Most team members that I spoke with had worked extensively in school nursing before taking on their current role. They had experience in boarding schools, rural districts, and special-education programs, among other types. Most gravitated towards the field after initially working in different nursing fields, from cardiology and oncology to migrant clinics and lactation consulting. A common thread that I heard was the desire to work a more regular, family-friendly schedule while raising kids, with school nursing being the obvious answer.
I have heard from many school nurses that the pandemic was extremely stressful, with guidelines changing so frequently and nurses being a primary resource for their districts. The DOE’s team helped to alleviate this strain with their expertise and support. Most of the team members cited this as the most rewarding part of their job. Western Regional Liaison Neeburbunn Lewis spoke about the importance of having a person for school nurses to turn to and bounce ideas off of. In hospitals, she told me, teams of nurses and providers debrief situations frequently–both when the outcome was successful or not. This is impossible for school nurses in most cases, as they are the only healthcare professional in their district. Thus, the opportunity to debrief or get a second opinion is truly necessary, and an integral part of nursing that those working in schools are all too often denied.
Since these roles originated primarily for Covid-related purposes, they are not budgeted to continue indefinitely. Instead, the contracts for the consultants and liaisons are slated to end in June. It is expected that the consultants will be further contracted, however, the fate of the liaisons is unsure. A few that I spoke to referenced the possibility of cutting down to two liaisons instead of four, or eliminating the position altogether. Most have made plans to transition back to other jobs – for example, Neeburbunn Lewis has maintained a per diem position at Maine Med during her time with the DOE – or retire. Even if the positions are further contracted, it is likely that the current liaisons will have to reapply, further complicating their plans.
A few other highlights include:
- The team members spoke highly of the flexibility of their role. Though they have to be available for school nurses, they primarily work from home and can choose their hours to some degree.
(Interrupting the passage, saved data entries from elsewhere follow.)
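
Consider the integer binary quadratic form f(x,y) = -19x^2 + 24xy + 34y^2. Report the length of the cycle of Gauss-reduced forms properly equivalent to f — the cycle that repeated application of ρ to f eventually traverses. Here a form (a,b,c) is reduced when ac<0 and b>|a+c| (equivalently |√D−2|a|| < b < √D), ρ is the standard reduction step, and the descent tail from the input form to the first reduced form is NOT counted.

D = 3160, ⌊√D⌋ = 56
river: ρ → (34,44,-9)
river: ρ → (-9,46,29)
river: ρ → (29,12,-26)
river: ρ → (-26,40,15)
river: ρ → (15,50,-11)
river: ρ → (-11,38,39)
river: ρ → (39,40,-10)
river: ρ → (-10,40,39)
river: ρ → (39,38,-11)
river: ρ → (-11,50,15)
river: ρ → (15,40,-26)
river: ρ → (-26,12,29)
river: ρ → (29,46,-9)
river: ρ → (-9,44,34)
river: ρ → (34,24,-19)
river: ρ → (-19,52,6)
river: ρ → (6,56,-1)
river: ρ → (-1,56,6)
river: ρ → (6,52,-19)
river: ρ → (-19,24,34)
ρ-cycle length = 20 (tail of 0 descent steps not counted)

20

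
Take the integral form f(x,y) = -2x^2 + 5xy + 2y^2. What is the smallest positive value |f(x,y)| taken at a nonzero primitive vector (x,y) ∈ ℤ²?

river: ρ → (2,3,-4)
river: ρ → (-4,5,1)
river: ρ → (1,5,-4)
river: ρ → (-4,3,2)
river: ρ → (2,5,-2)
river: ρ → (-2,3,4)
river: ρ → (4,5,-1)
river: ρ → (-1,5,4)
river: ρ → (4,3,-2)
river: ρ → (-2,5,2)
closes: descent 0, river 10
min |a| on river = 1

1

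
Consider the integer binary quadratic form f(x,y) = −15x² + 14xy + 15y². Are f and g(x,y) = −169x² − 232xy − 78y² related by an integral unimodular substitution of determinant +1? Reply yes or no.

D₁ = 1096, D₂ = 1096
river cycle of f (length 18): (15, 16, -14), (-14, 12, 17), (17, 22, -9), (-9, 32, 2), (2, 32, -9), (-9, 22, 17), (17, 12, -14), (-14, 16, 15), (15, 14, -15), (-15, 16, 14), … (8 more)
river cycle of g (length 18): (-15, 14, 15), (15, 16, -14), (-14, 12, 17), (17, 22, -9), (-9, 32, 2), (2, 32, -9), (-9, 22, 17), (17, 12, -14), (-14, 16, 15), (15, 14, -15), … (8 more)
cycles coincide ⇒ equivalent

yes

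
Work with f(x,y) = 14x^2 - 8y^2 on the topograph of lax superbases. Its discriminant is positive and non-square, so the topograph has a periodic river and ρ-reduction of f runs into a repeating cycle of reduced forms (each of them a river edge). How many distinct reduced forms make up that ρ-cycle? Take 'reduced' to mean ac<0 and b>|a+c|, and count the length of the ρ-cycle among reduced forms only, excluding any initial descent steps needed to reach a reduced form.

D = 448, ⌊√D⌋ = 21
descent: ρ → (-8,16,6)  [lands on river]
river: ρ → (6,20,-2)
river: ρ → (-2,20,6)
river: ρ → (6,16,-8)
ρ-cycle length = 4 (tail of 1 descent step not counted)

4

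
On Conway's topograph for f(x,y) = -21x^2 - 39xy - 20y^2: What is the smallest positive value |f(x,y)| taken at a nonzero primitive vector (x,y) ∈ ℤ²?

translate: b→-3 (≡39 mod 42), so (21,39,20)→(21,-3,2)
flip: (21,-3,2)→(2,3,21)
translate: b→-1 (≡3 mod 4), so (2,3,21)→(2,-1,20)
reduced (well bottom): (2,-1,20) with a≤c, −a<b≤a
well minimum |f| = |-2| = 2 (negative-definite)

2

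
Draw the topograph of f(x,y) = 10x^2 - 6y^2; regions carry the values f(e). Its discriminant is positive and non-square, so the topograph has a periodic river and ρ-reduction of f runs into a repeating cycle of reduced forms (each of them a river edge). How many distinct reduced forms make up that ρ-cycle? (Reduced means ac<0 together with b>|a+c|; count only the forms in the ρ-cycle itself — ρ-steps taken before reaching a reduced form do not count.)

D = 240, ⌊√D⌋ = 15
descent: ρ → (-6,12,4)  [lands on river]
river: ρ → (4,12,-6)
ρ-cycle length = 2 (tail of 1 descent step not counted)

2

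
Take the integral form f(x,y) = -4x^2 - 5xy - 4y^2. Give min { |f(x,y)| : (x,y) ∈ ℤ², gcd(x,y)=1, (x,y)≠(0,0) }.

translate: b→-3 (≡5 mod 8), so (4,5,4)→(4,-3,3)
flip: (4,-3,3)→(3,3,4)
reduced (well bottom): (3,3,4) with a≤c, −a<b≤a
well minimum |f| = |-3| = 3 (negative-definite)

3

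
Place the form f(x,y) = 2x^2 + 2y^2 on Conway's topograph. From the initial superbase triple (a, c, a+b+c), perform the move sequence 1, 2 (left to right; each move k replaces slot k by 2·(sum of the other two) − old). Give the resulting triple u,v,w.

start (2,2,4) = (f(1,0),f(0,1),f(1,1))
replace slot 1: 2·(2+4) − 2 = 10 → (10,2,4)
replace slot 2: 2·(10+4) − 2 = 26 → (10,26,4)

10,26,4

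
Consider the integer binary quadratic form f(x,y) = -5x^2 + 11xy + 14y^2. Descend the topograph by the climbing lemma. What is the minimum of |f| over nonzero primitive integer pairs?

river: ρ → (14,17,-2)
river: ρ → (-2,19,5)
river: ρ → (5,11,-14)
river: ρ → (-14,17,2)
river: ρ → (2,19,-5)
river: ρ → (-5,11,14)
closes: descent 0, river 6
min |a| on river = 2

2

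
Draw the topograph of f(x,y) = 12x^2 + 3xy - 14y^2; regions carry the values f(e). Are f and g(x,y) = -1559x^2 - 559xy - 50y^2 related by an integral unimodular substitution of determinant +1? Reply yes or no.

D₁ = 681, D₂ = 681
river cycle of f (length 32): (-14, 25, 1), (1, 25, -14), (-14, 3, 12), (12, 21, -5), (-5, 19, 16), (16, 13, -8), (-8, 19, 10), (10, 21, -6), (-6, 15, 19), (19, 23, -2), … (22 more)
river cycle of g (length 32): (-5, 21, 12), (12, 3, -14), (-14, 25, 1), (1, 25, -14), (-14, 3, 12), (12, 21, -5), (-5, 19, 16), (16, 13, -8), (-8, 19, 10), (10, 21, -6), … (22 more)
cycles coincide ⇒ equivalent

yes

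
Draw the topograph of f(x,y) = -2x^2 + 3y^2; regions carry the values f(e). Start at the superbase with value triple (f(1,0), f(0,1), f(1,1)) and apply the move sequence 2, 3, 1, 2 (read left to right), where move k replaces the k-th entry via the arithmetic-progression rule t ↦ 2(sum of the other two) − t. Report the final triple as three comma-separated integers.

start (-2,3,1) = (f(1,0),f(0,1),f(1,1))
replace slot 2: 2·((-2)+1) − 3 = -5 → (-2,-5,1)
replace slot 3: 2·((-2)+(-5)) − 1 = -15 → (-2,-5,-15)
replace slot 1: 2·((-5)+(-15)) − (-2) = -38 → (-38,-5,-15)
replace slot 2: 2·((-38)+(-15)) − (-5) = -101 → (-38,-101,-15)

-38,-101,-15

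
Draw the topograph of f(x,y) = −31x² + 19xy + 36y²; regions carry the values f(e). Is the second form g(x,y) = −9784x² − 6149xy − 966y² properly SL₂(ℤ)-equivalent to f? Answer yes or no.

D₁ = 4825, D₂ = 4825
river cycle of f (length 30): (36, 53, -14), (-14, 59, 24), (24, 37, -36), (-36, 35, 25), (25, 65, -6), (-6, 67, 14), (14, 45, -50), (-50, 55, 9), (9, 53, -56), (-56, 59, 6), … (20 more)
river cycle of g (length 30): (-31, 19, 36), (36, 53, -14), (-14, 59, 24), (24, 37, -36), (-36, 35, 25), (25, 65, -6), (-6, 67, 14), (14, 45, -50), (-50, 55, 9), (9, 53, -56), … (20 more)
cycles coincide ⇒ equivalent

yes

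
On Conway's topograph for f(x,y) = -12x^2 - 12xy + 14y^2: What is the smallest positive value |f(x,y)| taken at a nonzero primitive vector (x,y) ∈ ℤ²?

descent: ρ → (14,12,-12)  [lands on river]
river: ρ → (-12,12,14)
river: ρ → (14,16,-10)
river: ρ → (-10,24,6)
river: ρ → (6,24,-10)
river: ρ → (-10,16,14)
closes: descent 1, river 6
min |a| on river = 6

6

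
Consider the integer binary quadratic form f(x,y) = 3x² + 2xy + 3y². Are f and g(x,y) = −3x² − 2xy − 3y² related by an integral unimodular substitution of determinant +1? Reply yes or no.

D₁ = -32, D₂ = -32
f: reduced (well bottom): (3,2,3) with a≤c, −a<b≤a
g is negative-definite; reduce −g:
−g: reduced (well bottom): (3,2,3) with a≤c, −a<b≤a
flip sign back: reduced form of g is (-3,-2,-3)
reduced forms (3, 2, 3) vs (-3, -2, -3) ⇒ inequivalent

no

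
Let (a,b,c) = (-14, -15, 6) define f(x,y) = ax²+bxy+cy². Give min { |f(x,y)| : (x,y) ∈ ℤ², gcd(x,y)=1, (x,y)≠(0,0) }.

descent: ρ → (6,15,-14)  [lands on river]
river: ρ → (-14,13,7)
river: ρ → (7,15,-12)
river: ρ → (-12,9,10)
river: ρ → (10,11,-11)
river: ρ → (-11,11,10)
river: ρ → (10,9,-12)
river: ρ → (-12,15,7)
river: ρ → (7,13,-14)
river: ρ → (-14,15,6)
river: ρ → (6,21,-5)
river: ρ → (-5,19,10)
river: ρ → (10,21,-3)
river: ρ → (-3,21,10)
river: ρ → (10,19,-5)
river: ρ → (-5,21,6)
closes: descent 1, river 16
min |a| on river = 3

3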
However, a disadvantage of their position is that they are hired through an agency, not directly by the government. Thus, they receive no government benefits.
- The importance of the CoPs was emphasized. In hospitals, nurses always “check check double check” before giving medications, however, this is often not possible for school nurses, as the only healthcare professional in the building. As southern liaison Lori Huot told me, you’re essentially “all by yourself.” The CoPs provide a resource to feel less alone and more connected.
- It was also interesting to note that many of the school nurses I spoke to and observed told me they didn’t often utilize these resources or attend Communities of Practice. Most said that they were more involved during Covid, but didn’t see the need as the pandemic has winded down. Of course, the few nurses I spoke to are not representative of every school nurse in the state, but I found this unexpected nonetheless! There is such a wealth of resources available, and an incredible amount of support.
- Finally, central liaison Christie Barone had some great advice: “Your job (as the school nurse) is to help educators do their job.”